Health Ministry launches hotline for complaints

Frank Anthony
Frank Anthony

The Ministry of Health has launched a complaints hotline where persons who did not receive satisfactory service or were told prescribed drugs were not available at health centres or hospital pharmacies can now call, Minister of Health Dr Frank Anthony has announced.

The number is 227-4357 and for now it will be manned from 8 am to 4 pm [Mondays to Fridays]. Anthony told  Stabroek News last week that “Later we may do 24 hours.”

This newspaper understands that getting public feedback on the quality of health services provided by the state is an initiative of President Irfaan Ali, who wants data not only on what is being done but what improvements are needed in the health sector. If citizens are able to access medicines prescribed and there are ample supplies throughout the country is another area of evaluation that the hotline services will be able to provide. The Health Ministry has been plagued for years with inventory management problems and successive governments have routinely promised improvements but to no avail.

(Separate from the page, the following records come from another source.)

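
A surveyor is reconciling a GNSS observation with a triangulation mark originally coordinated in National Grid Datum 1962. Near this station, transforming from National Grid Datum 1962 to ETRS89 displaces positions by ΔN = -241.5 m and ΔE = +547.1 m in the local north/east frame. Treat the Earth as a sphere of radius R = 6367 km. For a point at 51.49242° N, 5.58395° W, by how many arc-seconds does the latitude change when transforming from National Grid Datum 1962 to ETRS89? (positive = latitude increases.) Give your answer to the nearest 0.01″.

Δφ = -7.82″

On a sphere of radius R, 1 rad of latitude = R, so Δφ = ΔN / R = -241.5 / 6367000 = -3.7930e-05 rad = -7.824″.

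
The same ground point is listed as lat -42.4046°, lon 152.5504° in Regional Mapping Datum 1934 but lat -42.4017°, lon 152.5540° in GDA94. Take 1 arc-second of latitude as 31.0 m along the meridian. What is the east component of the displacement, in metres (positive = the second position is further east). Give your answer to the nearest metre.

ΔE = 297 m

Δφ = -42.4017° − -42.4046° = +0.0029°; Δλ = 152.5540° − 152.5504° = +0.0036°.
1° of latitude = 3600 × 31.00 = 111600 m.
ΔN = Δφ × 111600 = 323.6 m; ΔE = Δλ × 111600 × cos(-42.4046°) = +0.0036 × 111600 × 0.738401 = 296.7 m.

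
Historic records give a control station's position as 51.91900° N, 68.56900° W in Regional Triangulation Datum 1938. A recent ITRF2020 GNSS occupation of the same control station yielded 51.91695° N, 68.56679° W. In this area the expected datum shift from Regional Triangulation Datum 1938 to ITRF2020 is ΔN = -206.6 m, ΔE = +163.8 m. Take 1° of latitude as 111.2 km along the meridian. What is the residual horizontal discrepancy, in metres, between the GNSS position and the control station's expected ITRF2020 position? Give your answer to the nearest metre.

25 m

Observed coordinate differences: Δφ = -0.00205°, Δλ = +0.00221°.
Converting to metres (1° lat = 111200 m, cos φ = 0.616775): observed ΔN = -228.0 m, observed ΔE = 151.6 m.
Subtracting the expected shift leaves a residual of -228.0 − (-206.6) = -21.4 m north and 151.6 − (163.8) = -12.2 m east.
Residual distance = √((-21.4)² + (-12.2)²) = 24.6 m.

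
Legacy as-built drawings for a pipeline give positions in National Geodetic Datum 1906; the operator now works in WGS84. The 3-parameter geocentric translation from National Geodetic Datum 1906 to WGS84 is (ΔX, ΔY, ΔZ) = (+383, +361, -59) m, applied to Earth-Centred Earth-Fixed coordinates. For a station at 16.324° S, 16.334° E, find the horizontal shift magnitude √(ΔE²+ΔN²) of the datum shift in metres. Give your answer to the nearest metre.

The local east axis at (φ, λ) is (−sin λ, cos λ, 0), so ΔE = −sin(16.334°)·383 + cos(16.334°)·361 = 238.72 m.
The local north axis is (−sin φ cos λ, −sin φ sin λ, cos φ), giving ΔN = 103.304 + 28.536 − 56.622 = 75.22 m.
Horizontal magnitude = √(ΔE² + ΔN²) = √(238.72² + 75.22²) = 250.29 m.

250 m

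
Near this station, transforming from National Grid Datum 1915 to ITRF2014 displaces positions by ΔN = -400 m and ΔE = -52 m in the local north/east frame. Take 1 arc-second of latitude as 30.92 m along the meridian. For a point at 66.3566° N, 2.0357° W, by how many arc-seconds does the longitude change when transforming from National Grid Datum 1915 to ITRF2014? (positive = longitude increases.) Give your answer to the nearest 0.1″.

At latitude 66.3566°, cos φ = 0.401043.
1″ of longitude at this latitude = 30.92 × cos φ = 12.4003 m, so Δλ = -52.0 / 12.4003 = -4.193″.

Δλ = -4.2″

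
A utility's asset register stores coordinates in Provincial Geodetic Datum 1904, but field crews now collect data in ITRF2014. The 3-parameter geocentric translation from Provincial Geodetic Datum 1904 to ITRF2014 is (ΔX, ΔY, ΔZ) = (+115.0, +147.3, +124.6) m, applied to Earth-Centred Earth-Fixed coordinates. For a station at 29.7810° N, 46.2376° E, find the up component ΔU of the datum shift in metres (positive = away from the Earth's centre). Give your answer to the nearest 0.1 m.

ΔU = 223.3 m

At φ = 29.7810°, λ = 46.2376°: sin φ = 0.496686, cos φ = 0.867930, sin λ = 0.722214, cos λ = 0.691669.
ΔU = cos φ cos λ·ΔX + cos φ sin λ·ΔY + sin φ·ΔZ = (0.867930)(0.691669)(115.0) + (0.867930)(0.722214)(147.3) + (0.496686)(124.6) = 223.26 m.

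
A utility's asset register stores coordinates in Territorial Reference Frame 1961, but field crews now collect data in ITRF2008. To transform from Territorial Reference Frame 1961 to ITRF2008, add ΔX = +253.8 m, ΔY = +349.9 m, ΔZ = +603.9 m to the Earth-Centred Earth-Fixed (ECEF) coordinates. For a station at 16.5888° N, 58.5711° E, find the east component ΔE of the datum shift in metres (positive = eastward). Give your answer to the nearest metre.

ΔE = -34 m

At φ = 16.5888°, λ = 58.5711°: sin φ = 0.285501, cos φ = 0.958378, sin λ = 0.853288, cos λ = 0.521440.
ΔE = −sin λ·ΔX + cos λ·ΔY = −(0.853288)·(253.8) + (0.521440)·(349.9) = -34.11 m.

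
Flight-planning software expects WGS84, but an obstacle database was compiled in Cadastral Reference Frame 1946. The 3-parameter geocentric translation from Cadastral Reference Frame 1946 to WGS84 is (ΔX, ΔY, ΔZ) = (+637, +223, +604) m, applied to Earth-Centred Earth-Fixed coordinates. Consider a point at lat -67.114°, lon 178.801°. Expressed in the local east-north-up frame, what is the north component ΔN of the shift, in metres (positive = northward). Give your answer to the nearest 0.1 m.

ΔN = -347.5 m

At φ = -67.114°, λ = 178.801°: sin φ = -0.921280, cos φ = 0.388899, sin λ = 0.020925, cos λ = -0.999781.
ΔN = −sin φ cos λ·ΔX − sin φ sin λ·ΔY + cos φ·ΔZ = −(-0.921280)(-0.999781)(637) − (-0.921280)(0.020925)(223) + (0.388899)(604) = -347.53 m.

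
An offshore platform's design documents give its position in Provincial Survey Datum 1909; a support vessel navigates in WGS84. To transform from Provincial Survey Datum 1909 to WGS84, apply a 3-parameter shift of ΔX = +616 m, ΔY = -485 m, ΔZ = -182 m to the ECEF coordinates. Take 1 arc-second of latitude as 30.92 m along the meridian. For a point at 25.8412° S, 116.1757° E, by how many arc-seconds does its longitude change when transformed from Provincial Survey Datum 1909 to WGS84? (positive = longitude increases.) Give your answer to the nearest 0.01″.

sin φ = -0.435878, cos φ = 0.900006, sin λ = 0.897446, cos λ = -0.441125.
East component: ΔE = −sin λ·ΔX + cos λ·ΔY = −(0.897446)(616) + (-0.441125)(-485) = -338.88 m.
1° of latitude spans 3600 × 30.92 = 111312 m; at latitude φ, 1° of longitude spans that × cos φ = 100181.4 m, so Δλ = -338.88 / 100181.4 × 3600 = -12.178″.

Δλ = -12.18″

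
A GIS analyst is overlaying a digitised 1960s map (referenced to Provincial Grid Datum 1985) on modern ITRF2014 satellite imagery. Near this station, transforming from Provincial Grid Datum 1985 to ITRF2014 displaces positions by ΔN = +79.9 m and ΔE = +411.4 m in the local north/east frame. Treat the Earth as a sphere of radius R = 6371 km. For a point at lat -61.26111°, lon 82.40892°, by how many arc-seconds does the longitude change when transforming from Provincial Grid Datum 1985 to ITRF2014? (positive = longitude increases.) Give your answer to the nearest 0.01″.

At latitude -61.26111°, cos φ = 0.480819.
One radian of longitude at latitude φ spans R cos φ, so Δλ = ΔE / (R cos φ) = 411.4 / (6371000 × 0.480819) = 1.3430e-04 rad = 27.701″.

Δλ = 27.70″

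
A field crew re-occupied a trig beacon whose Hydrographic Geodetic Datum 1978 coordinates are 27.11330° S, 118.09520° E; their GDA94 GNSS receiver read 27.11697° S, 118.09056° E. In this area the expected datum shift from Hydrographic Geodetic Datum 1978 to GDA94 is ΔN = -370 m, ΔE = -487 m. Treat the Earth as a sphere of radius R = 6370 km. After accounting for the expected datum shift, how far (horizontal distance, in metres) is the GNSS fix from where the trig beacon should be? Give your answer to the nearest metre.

Observed coordinate differences: Δφ = -0.00367°, Δλ = -0.00464°.
Converting to metres (1° lat = 111177 m, cos φ = 0.890107): observed ΔN = -408.0 m, observed ΔE = -459.2 m.
Subtracting the expected shift leaves a residual of -408.0 − (-370) = -38.0 m north and -459.2 − (-487) = 27.8 m east.
Residual distance = √((-38.0)² + 27.8²) = 47.1 m.

47 m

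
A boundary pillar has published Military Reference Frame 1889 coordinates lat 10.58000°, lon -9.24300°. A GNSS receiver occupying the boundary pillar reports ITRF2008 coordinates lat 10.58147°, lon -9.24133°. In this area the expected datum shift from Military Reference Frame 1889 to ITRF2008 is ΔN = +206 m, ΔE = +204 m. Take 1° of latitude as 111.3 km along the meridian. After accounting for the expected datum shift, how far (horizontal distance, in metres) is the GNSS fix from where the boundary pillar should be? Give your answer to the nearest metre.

Observed coordinate differences: Δφ = +0.00147°, Δλ = +0.00167°.
Converting to metres (1° lat = 111300 m, cos φ = 0.983000): observed ΔN = 163.6 m, observed ΔE = 182.7 m.
Subtracting the expected shift leaves a residual of 163.6 − (206) = -42.4 m north and 182.7 − (204) = -21.3 m east.
Residual distance = √((-42.4)² + (-21.3)²) = 47.4 m.

47 m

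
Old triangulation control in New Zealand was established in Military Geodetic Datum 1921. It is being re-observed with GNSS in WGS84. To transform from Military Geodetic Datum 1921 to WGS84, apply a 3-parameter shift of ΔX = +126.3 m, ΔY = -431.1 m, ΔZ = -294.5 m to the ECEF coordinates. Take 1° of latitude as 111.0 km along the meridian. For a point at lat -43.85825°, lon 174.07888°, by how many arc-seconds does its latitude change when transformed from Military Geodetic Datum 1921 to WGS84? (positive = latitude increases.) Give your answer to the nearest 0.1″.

Δφ = -10.7″

sin φ = -0.692877, cos φ = 0.721056, sin λ = 0.103159, cos λ = -0.994665.
North component: ΔN = −sin φ cos λ·ΔX − sin φ sin λ·ΔY + cos φ·ΔZ = −(-0.692877)(-0.994665)(126.3) − (-0.692877)(0.103159)(-431.1) + (0.721056)(-294.5) = -330.21 m.
1° of latitude spans 111000 m, so Δφ = -330.21 / 111000 × 3600 = -10.709″.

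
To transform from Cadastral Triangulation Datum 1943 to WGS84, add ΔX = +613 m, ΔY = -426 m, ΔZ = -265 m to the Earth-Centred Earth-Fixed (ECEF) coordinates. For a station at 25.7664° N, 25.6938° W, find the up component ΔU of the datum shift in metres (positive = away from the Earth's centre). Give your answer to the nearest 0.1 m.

The local up (radial) axis is (cos φ cos λ, cos φ sin λ, sin φ), giving ΔU = 497.467 + 166.333 − 115.196 = 548.60 m.

ΔU = 548.6 m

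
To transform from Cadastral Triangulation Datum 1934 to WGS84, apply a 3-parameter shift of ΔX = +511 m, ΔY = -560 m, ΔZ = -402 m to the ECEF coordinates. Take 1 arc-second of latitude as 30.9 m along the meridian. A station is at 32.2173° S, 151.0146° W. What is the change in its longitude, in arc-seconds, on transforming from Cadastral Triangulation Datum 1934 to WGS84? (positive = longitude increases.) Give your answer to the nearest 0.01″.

Δλ = 28.21″

sin φ = -0.533132, cos φ = 0.846032, sin λ = -0.484587, cos λ = -0.874743.
East component: ΔE = −sin λ·ΔX + cos λ·ΔY = −(-0.484587)(511) + (-0.874743)(-560) = 737.48 m.
1° of latitude spans 3600 × 30.90 = 111240 m; at latitude φ, 1° of longitude spans that × cos φ = 94112.6 m, so Δλ = 737.48 / 94112.6 × 3600 = 28.210″.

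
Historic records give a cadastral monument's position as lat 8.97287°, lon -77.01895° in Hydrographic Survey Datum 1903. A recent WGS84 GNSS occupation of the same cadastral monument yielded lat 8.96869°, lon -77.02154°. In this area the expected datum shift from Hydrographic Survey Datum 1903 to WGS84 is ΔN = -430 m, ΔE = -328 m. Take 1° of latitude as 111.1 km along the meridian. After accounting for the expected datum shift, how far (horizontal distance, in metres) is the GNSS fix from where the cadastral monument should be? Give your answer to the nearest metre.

Observed coordinate differences: Δφ = -0.00418°, Δλ = -0.00259°.
Converting to metres (1° lat = 111100 m, cos φ = 0.987762): observed ΔN = -464.4 m, observed ΔE = -284.2 m.
Subtracting the expected shift leaves a residual of -464.4 − (-430) = -34.4 m north and -284.2 − (-328) = 43.8 m east.
Residual distance = √((-34.4)² + 43.8²) = 55.7 m.

56 m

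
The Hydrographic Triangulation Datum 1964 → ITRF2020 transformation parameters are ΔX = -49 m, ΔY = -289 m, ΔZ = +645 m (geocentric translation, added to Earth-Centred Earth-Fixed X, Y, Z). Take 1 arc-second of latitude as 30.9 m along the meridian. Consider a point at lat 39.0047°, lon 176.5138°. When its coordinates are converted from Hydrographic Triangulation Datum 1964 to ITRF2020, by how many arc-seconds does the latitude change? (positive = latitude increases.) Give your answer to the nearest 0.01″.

sin φ = 0.629384, cos φ = 0.777094, sin λ = 0.060808, cos λ = -0.998149.
North component: ΔN = −sin φ cos λ·ΔX − sin φ sin λ·ΔY + cos φ·ΔZ = −(0.629384)(-0.998149)(-49) − (0.629384)(0.060808)(-289) + (0.777094)(645) = 481.50 m.
1° of latitude spans 3600 × 30.90 = 111240 m, so Δφ = 481.50 / 111240 × 3600 = 15.583″.

Δφ = 15.58″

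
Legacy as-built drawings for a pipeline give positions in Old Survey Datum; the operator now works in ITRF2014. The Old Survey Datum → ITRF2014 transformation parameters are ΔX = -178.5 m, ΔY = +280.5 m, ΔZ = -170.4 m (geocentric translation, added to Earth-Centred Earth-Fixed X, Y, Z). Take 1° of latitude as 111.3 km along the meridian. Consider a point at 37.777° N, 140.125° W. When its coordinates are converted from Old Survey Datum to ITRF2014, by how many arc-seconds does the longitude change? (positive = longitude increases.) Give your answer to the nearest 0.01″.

sin φ = 0.612590, cos φ = 0.790401, sin λ = -0.641115, cos λ = -0.767445.
East component: ΔE = −sin λ·ΔX + cos λ·ΔY = −(-0.641115)(-178.5) + (-0.767445)(280.5) = -329.71 m.
1° of latitude spans 111300 m; at latitude φ, 1° of longitude spans that × cos φ = 87971.6 m, so Δλ = -329.71 / 87971.6 × 3600 = -13.492″.

Δλ = -13.49″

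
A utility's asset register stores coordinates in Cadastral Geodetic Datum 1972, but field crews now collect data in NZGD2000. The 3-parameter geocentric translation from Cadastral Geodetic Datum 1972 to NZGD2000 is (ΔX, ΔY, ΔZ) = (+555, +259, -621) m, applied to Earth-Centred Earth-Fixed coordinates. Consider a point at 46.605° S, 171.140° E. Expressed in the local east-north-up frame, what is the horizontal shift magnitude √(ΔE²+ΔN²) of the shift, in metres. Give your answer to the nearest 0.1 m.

At φ = -46.605°, λ = 171.140°: sin φ = -0.726635, cos φ = 0.687024, sin λ = 0.154021, cos λ = -0.988068.
ΔE = −sin λ·ΔX + cos λ·ΔY = −(0.154021)·(555) + (-0.988068)·(259) = -341.39 m.
ΔN = −sin φ cos λ·ΔX − sin φ sin λ·ΔY + cos φ·ΔZ = −(-0.726635)(-0.988068)(555) − (-0.726635)(0.154021)(259) + (0.687024)(-621) = -796.13 m.
Horizontal magnitude = √(ΔE² + ΔN²) = √((-341.39)² + (-796.13)²) = 866.24 m.

866.2 m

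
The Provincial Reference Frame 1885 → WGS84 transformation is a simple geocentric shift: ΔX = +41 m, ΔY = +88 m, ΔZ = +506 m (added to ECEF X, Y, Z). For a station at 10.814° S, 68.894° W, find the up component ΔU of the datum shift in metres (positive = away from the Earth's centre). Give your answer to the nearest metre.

At φ = -10.814°, λ = -68.894°: sin φ = -0.187621, cos φ = 0.982241, sin λ = -0.932916, cos λ = 0.360095.
ΔU = cos φ cos λ·ΔX + cos φ sin λ·ΔY + sin φ·ΔZ = (0.982241)(0.360095)(41) + (0.982241)(-0.932916)(88) + (-0.187621)(506) = -161.07 m.

ΔU = -161 m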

Permanent Secretary at the Ministry of Health, Malcom Watkins, had told the Parliamentary Public Accounts Committee, on June 13 last year, that since he assumed his office, work has been ongoing to update the system to ensure better accounting at the Materials Management Unit (MMU) in Diamond. Watkins had attributed the longstanding issue of storage management at the ministry to indiscipline among some of the employees.

“What we have done… is increase the period and cycle of counting. We… asked all supervisors to count a quota every day and report it… more frequently. Hopefully that will help us to see some improvements…we… also implemented some policies to help us in restructuring to have a better management structure. We have seen already significant improvement but it is still not perfect and we have a long way to go,” Watkins explained to the committee on measures taken to improve the management of materials.

He explained that a sectional inventory was updated and the Management Accounting Computerised (MAC) inventory was almost 90% updated. While two staffers were tasked with updating the system in the past, he noted that additional staff were assigned to speed up the process in updating the inventory. In his 2017 report, the Auditor General said the Ministry continued to be in breach of Section 24 of the Stores Regulations. The ministry failed to keep and maintain a Master Inventory to document all assets. As a result, they were unable to accurately verify whether all assets were brought to account. The report went on to state that a list of 185 expired items was generated from the MAC Software system as at December 2017. While 139 items were valued at $108.5M, 46 items had no value attached to them, due to the absence of pricing information from the Warehouse Management System.